May 28, 2009

Synecdoche, New York


In one way or another, Charlie Kaufman scripts always end up talking about love, death, pain and suffering and their impact on the human mind. "Being John Malkovich", "Eternal Sunshine of the Spotless Mind," "Adaptation," "Confessions of a Dangerous Mind," "Human Nature." The exploration of the psyche is there.

"Synecdoche, New York" marks his debut as a director, and is no exception - is a natural progression of Kaufman's obsession, and possibly his most complex and distressing work. A journey through their most neurotic and pessimistic nightmares, but with grace.

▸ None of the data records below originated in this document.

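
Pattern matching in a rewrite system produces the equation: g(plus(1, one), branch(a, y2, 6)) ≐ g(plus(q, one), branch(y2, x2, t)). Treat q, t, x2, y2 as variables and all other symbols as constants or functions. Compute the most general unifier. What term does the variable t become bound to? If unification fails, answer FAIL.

6

Decompose g/2: plus(1, one) ≐ plus(q, one),  branch(a, y2, 6) ≐ branch(y2, x2, t).
Decompose plus/2: 1 ≐ q,  one ≐ one.
Bind q := 1; no other remaining equation mentions q.
Delete trivial equation one ≐ one.
Decompose branch/3: a ≐ y2,  y2 ≐ x2,  6 ≐ t.
Bind y2 := a; substituting into the one remaining equation that mentions y2 gives: a ≐ x2.
Bind x2 := a; no other remaining equation mentions x2.
Bind t := 6.
MGU = { q ↦ 1, y2 ↦ a, x2 ↦ a, t ↦ 6 }, so t ↦ 6.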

The movie introduces a theater writer and director (the brilliant Philip Seymour Hoffman, from Capote, Doubt, Charlie Wilson's War) as the melancholic protagonist and naturally inclined to see the bad side of life. He seems to be always expecting his death.

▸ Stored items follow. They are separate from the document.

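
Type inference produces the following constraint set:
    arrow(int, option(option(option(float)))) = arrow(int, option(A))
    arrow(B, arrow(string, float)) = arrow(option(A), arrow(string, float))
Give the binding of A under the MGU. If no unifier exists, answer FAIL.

Decompose arrow/2: int = int,  option(option(option(float))) = option(A).
Delete trivial equation int = int.
Decompose option/1: option(option(float)) = A.
Bind A := option(option(float)); substituting into the remaining equation gives: arrow(B, arrow(string, float)) = arrow(option(option(option(float))), arrow(string, float)).
Decompose arrow/2: B = option(option(option(float))),  arrow(string, float) = arrow(string, float).
Bind B := option(option(option(float))); no other remaining equation mentions B.
Delete trivial equation arrow(string, float) = arrow(string, float).
MGU = { A ↦ option(option(float)), B ↦ option(option(option(float))) }, so A ↦ option(option(float)).

option(option(float))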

"Synecdoche, New York" is a fascinating narrative, constructed in layers of complex structure - a shed in the shed in order to represent the simulacrum of simulacrum. A circle of many baffling dramatic representations of fiction - fiction of fiction of ficction. Mere co-stars in the universe, protagonists of our own lives... a great movie!

* Synecdoche - special kind of metonymy which uses a part for a whole or a whole for a part, the special for the general or the general for the special, as in “a Rockefeller” for a rich man or “wheels” for transportation.